Pour les sponsors, la veillée d’armes pose moins de problème: «Plus la course dure, mieux cela vaut pour nous. Si le duel s’était terminé en 48 heures par deux victoires successives, ce n’était pas trop bon», commente Guillaume Deglise, directeur pour la Suisse du fournisseur de champagne Laurent-Perrier. A chaque victoire du bateau suisse, c’est quand même 300 bouchons de champagne qui doivent sauter.

Jean-Claude Biver, le patron horloger de la marque Hublot, est aussi bien engagé dans la course. Par avion privé, il achemine des journalistes à chacune des manches. Mais son patron Bernard Arnault, le PDG de LVMH qui a racheté la marque suisse, ne serait pas trop content du sponsoring assuré par le bouillant vaudois. Si LVMH s’est précisément retiré de la Coupe Louis-Vuitton, manche de pré-qualification de la Coupe de l’America, ce n’était pas pour voir rentrer par la fenêtre une marque de montres du même groupe.
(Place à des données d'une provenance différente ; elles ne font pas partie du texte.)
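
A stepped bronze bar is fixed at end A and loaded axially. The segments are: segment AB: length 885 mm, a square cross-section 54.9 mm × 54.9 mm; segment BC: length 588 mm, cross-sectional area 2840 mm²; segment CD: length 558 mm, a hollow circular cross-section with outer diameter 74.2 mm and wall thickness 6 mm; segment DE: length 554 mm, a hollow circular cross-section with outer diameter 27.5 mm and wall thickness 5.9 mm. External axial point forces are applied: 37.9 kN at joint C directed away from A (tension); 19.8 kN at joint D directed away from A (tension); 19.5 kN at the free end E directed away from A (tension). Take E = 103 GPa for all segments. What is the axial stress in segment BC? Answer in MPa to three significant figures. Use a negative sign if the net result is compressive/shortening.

Internal axial forces (sectioning from the free end, tension +): N_DE = 19.5 kN, N_CD = 39.3 kN, N_BC = 77.2 kN, N_AB = 77.2 kN.
σ_BC = N_BC/A_BC = 77200/2840 = 27.18 MPa.

27.2 MPa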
Le prochain rendez-vous sur l’eau est fixé à vendredi avec une deuxième manche envisagée dimanche, jour de grande affluence dans le port de Valence. Si Eole le veut bien…

Olivier Grivat, Valence, swissinfo.ch

Houle. Murray Jones, le stratège de l’équipage suisse, a fait état de creux pouvant atteindre 1m80: «Je pense que les organisateurs ont fait le bon choix en ne nous envoyant pas batailler au large», a déclaré le Néo-Zélandais.
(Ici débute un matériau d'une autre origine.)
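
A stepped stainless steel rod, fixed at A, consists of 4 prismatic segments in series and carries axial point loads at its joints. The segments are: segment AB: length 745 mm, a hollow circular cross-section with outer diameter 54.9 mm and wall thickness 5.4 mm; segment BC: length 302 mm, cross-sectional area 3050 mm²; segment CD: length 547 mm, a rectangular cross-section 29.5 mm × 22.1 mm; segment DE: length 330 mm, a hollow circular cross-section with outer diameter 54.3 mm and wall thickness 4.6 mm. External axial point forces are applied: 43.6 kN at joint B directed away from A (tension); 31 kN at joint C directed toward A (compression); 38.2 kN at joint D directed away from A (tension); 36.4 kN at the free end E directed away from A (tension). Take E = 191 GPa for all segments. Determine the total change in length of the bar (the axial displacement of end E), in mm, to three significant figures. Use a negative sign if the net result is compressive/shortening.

Internal axial forces (sectioning from the free end, tension +): N_DE = 36.4 kN, N_CD = 74.6 kN, N_BC = 43.6 kN, N_AB = 87.2 kN.
A_AB = 839.7 mm².
A_CD = 652 mm².
A_DE = 718.2 mm².
δ_AB = 87200·745/(839.7·191000) = 0.405 mm
δ_BC = 43600·302/(3050·191000) = 0.0226 mm
δ_CD = 74600·547/(652·191000) = 0.3277 mm
δ_DE = 36400·330/(718.2·191000) = 0.08756 mm
δ = Σδ_i = 0.8429 mm.

0.843 mm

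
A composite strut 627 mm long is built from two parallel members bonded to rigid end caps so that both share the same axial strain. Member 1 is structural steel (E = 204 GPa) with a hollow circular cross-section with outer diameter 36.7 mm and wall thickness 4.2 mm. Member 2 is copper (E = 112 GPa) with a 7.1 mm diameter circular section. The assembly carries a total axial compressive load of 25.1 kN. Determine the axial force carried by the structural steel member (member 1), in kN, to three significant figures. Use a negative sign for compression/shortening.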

Température. La première manche devrait donc se dérouler vendredi, si les conditions le permettent. Mais les spécialistes prévoient une chute de la température qui pourrait avoisiner zéro degré.

Concurrence médiatique. Valence est pourtant un bon site pour la voile avec une brise marine garantie presque toute l’année. Le problème est que les JO de Vancouver commencent ce week-end et que toutes les télévisions seront braquées sur les skieurs et les patineurs…

«C’est bien de faire de beaux bateaux, mais pour naviguer en piscine avec 8 nœuds maximum et sans vagues… »

Sur les sites internet des médias romands, les commentaires ironiques vont bon train, à l’image du caricaturiste Raymond Burki qui croque dans le quotidien vaudois 24 Heures deux juges américains sautant sur des soufflets pour faire avancer Oracle et Alinghi.

«Et si on en parlait tout simplement plus du tout dans les journaux et qu’on laisse entre eux les milliardaires discuter de la force du vent… »

«Et dire que certains ont pris des vacances pour aller voir ça !», «Trop fort les bateaux à 150 millions que ne peuvent pas naviguer quand il y a trop peu de vent», s’exclament les internautes sur le site du Matin.

Sur le site de 24 Heures, les commentaires ne sont pas plus tendres envers les Américains: «A quand un protêt suisse contre Oracle pour avoir obligé à courir dans un endroit impossible?»